Na era digital, a crítica de Debord torna-se ainda mais pertinente, conectando-se à pesquisa de André Alves e Lucas Liedke, da plataforma Float, que introduziram o termo “capital conteúdo”. O conceito se refere à vida como produto de entretenimento, e, para mim, parafraseando livremente Descartes: “Posto, logo vivo”, porque se não está online, não aconteceu.  

A cultura da imagem e da aparência superficial que Debord descreveu se materializa nas redes sociais, onde eventos extremos viram conteúdo viral. Com a crise climática gerando cada vez mais eventos extremos, isso é uma receita para viralização. Alguns podem argumentar que estão prestando um serviço informativo, mas, na realidade, é mais um vlog vazio.
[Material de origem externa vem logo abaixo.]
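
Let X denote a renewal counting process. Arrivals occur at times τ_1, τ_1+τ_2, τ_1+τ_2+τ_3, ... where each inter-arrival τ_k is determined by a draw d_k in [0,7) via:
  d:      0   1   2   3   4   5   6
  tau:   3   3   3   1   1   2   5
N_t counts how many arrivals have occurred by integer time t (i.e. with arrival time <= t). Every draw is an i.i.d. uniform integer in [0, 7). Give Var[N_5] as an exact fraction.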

O jornalismo responsável segue sendo muito necessário. 

As imagens de furacões, enchentes, florestas em chamas e geleiras derretendo inundam nossos feeds, mas muitas vezes não geram ações concretas. Ao invés disso, criam uma sensação de distanciamento. Quando adicionamos histórias reais e personagens, quando seguimos a “jornada do herói”, as pessoas se sentem “conectadas” aos eventos. Isso acontece porque tendemos a nos identificar com o familiar. Mas essa conexão, muitas vezes, não leva a uma compreensão profunda ou a uma resposta significativa. 

Além de transformar eventos climáticos em espetáculos, essa dinâmica promove a passividade. Debord argumenta que o espetáculo divide a sociedade e encoraja a apatia. As imagens poderosas de desastres naturais acabam sendo consumidas sem provocar mobilização real.  
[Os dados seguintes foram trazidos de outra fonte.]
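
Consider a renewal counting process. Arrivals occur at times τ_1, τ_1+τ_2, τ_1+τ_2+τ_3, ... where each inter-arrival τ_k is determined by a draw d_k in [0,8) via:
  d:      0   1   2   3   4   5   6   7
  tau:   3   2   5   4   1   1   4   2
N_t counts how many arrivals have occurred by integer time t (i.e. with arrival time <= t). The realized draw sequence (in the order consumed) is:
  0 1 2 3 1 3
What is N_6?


2

draw d_1=0: τ_1=3, arrival time A_1=3
draw d_2=1: τ_2=2, arrival time A_2=5
draw d_3=2: τ_3=5, arrival time A_3=10
draw d_4=3: τ_4=4, arrival time A_4=14
draw d_5=1: τ_5=2, arrival time A_5=16
draw d_6=3: τ_6=4, arrival time A_6=20
N_t over t=0..6: 0:0 1:0 2:0 3:1 4:1 5:2 6:2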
Isso é visível na maneira como as redes sociais e a mídia cobrem eventos como o furacão Milton: o foco está na transmissão ao vivo e no impacto visual, em vez de incitar uma discussão sobre as causas profundas, como a crise climática e a preparação inadequada das regiões afetadas. 

Precisamos urgentemente refletir sobre como a espetacularização da vida – especialmente das tragédias – afeta nossa capacidade de ação. Somente superando essa lógica de mercantilização da dor e da experiência humana, poderemos começar a enfrentar os desafios climáticos de forma mais equitativa e eficaz, focando na realidade por trás das imagens. 

Ah, e sabe Lieutenant Dan, de que falei no começo do texto? Acabou preso, porque com toda a mídia em volta dele, descobriu-se que era um foragido da justiça.